Sermon for Maundy Thursday, April 18th, 2019, 7:00 p.m. service of Holy Communion

 

The Lessons:

The Epistle: 1 Corinthians 11:23-26

The Gospel: John 13:1-17

INTRODUCTION

Maundy Thursday night was the night when Judas Iscariot betrayed the Lord Jesus Christ to the Jewish chief priests. But at the Last Supper, the Lord Jesus Christ instituted the Holy Communion, which the Church later defined as the Sacrament of Christ’s Body and Blood. The Collect for today uses the words “in remembrance of him” to show how we are to receive the Sacrament.

W.A. Criswell once wrote that the Lord’s Supper is, first of all, a memorial to the atoning death of our Savior. He said, “There are many kinds of memorials on the earth. If you have ever been to Washington, D.C., you have seen there the tall, monolithic marble monument to the Father of our country – the Washington Monument. In Egypt, you can see many towering obelisks. Sometimes a monument will take the form of a mausoleum. In India, you will see the most beautiful mausoleum in the world – the Taj Mahal – built by Shah Jahan in memory of a beloved wife.

But our Lord did not create a monument out of marble to bring to us the memory of our Savior’s suffering in our behalf. In fact, this memorial is not in the form of any kind of structure. He did it in a primeval, fundamental, and basic way – by eating and drinking – and this simple memorial is to be repeated again and again and again. The broken bread recalls for us His torn body, and the crimson of the cup reminds us of the blood poured out upon the earth for the remission of sins.” [1]

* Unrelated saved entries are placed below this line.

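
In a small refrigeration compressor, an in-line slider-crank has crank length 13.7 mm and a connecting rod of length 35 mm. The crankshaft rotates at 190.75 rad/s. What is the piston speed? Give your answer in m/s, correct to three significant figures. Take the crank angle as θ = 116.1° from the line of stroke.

1.92

ω = 190.8 rad/s
For an in-line slider-crank, x = r cosθ + √(L² − r² sin²θ), so v = −rω sinθ·[1 + r cosθ/√(L² − r² sin²θ)].
With r = 0.0137 m, L = 0.035 m, θ = 116.1°: √(L² − r² sin²θ) = 0.032766 m.
v = −0.0137·190.8·0.89803·[1 + 0.0137·-0.43994/0.032766] = -1.9151 m/s.
|v| = 1.9151 m/s.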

REMEMBRANCE OF CHRIST: THE NEW PASSOVER

However, the Holy Communion is not simply a memorial of Christ’s death, nor merely a celebration of a life once lived on this earth. Instead, Holy Communion is the New Passover, in which all Christians join in remembering the Lord Jesus Christ, who was not only slain as the Lamb that takes away the sin of the world, [2] but rose again from the dead, proving that He is the eternal Son of God, and the Resurrection and the Life. [3] Just as year by year, the Jews at Passover remember the deliverance of their forefathers from the slavery and oppression to which Pharaoh and the Egyptians subjected them, so Christians at every service of Holy Communion receive the bread and the wine as the Body and Blood of Christ, in remembrance of Christ himself as their Lord and Savior, who not only died on the cross for their salvation, but rose again from the dead. The bread and the wine of Holy Communion are the Body and Blood of Christ, the Bread of Life, the spiritual manna provided by God for all Christians in their journey to heaven, to the Promised Land. For as long as we live on this earth, we live in companionship with the Real Presence of the Lord Jesus Christ, whose Body and Blood we receive in Holy Communion. His death becomes life for all Christians in Holy Communion, since in Holy Communion we are proclaiming the life and power of Christ’s death until He comes again. [4] Just as the Israelites were fed supernaturally with manna as they wandered through the wilderness, so we are being fed with the true and living bread that has come down from heaven, the Lord Jesus Christ himself. [5] The Holy Communion is the New Passover, [6] and in it Christians are celebrating the death of Christ by which they have been saved, and have been made the community of God’s New Covenant. In it also, Christians encounter the Lord Jesus Christ himself as the Lamb of God who takes away the sin of the world and whose blood continually washes them clean, as St. John writes, “But if we walk in the light, as he is in the light, we have fellowship with one another, and the blood of Jesus Christ his Son cleanseth us from all sin.” [7]

Given to us in this Blessed Sacrament is “the pledge of life eternal” (Collect). Throughout our earthly pilgrimage, we have in the Sacrament of Holy Communion both God’s sign and God’s pledge of eternal life to all who believe in the Lord Jesus Christ and follow Him.

CONCLUSION

Since Holy Communion is so meaningful and powerful as a pledge of eternal life, as a sign of Christ’s atoning death, as a proclamation and remembrance of not only his death but his everlasting life and of our resurrection, and as an effective means of grace, we ought to come willingly, happily and frequently to Holy Communion.

From now on, will you make it a priority to do just that?



[1] p. 525, Robert J. Morgan: Preacher’s Sourcebook of Creative Sermon Illustrations. Nashville, Tennessee: Thomas Nelson, Inc., 2007.

[2] John 1:29; Revelation 5:6; 1 Peter 1:19

[3] John 11:25

[4] 1 Corinthians 11:26

[5] John 6:51

[6] John 19:14; 1 Corinthians 5:7-8; Ch. 3, Brant Pitre: Jesus and the Jewish Roots of the Eucharist. New York: Doubleday, 2011.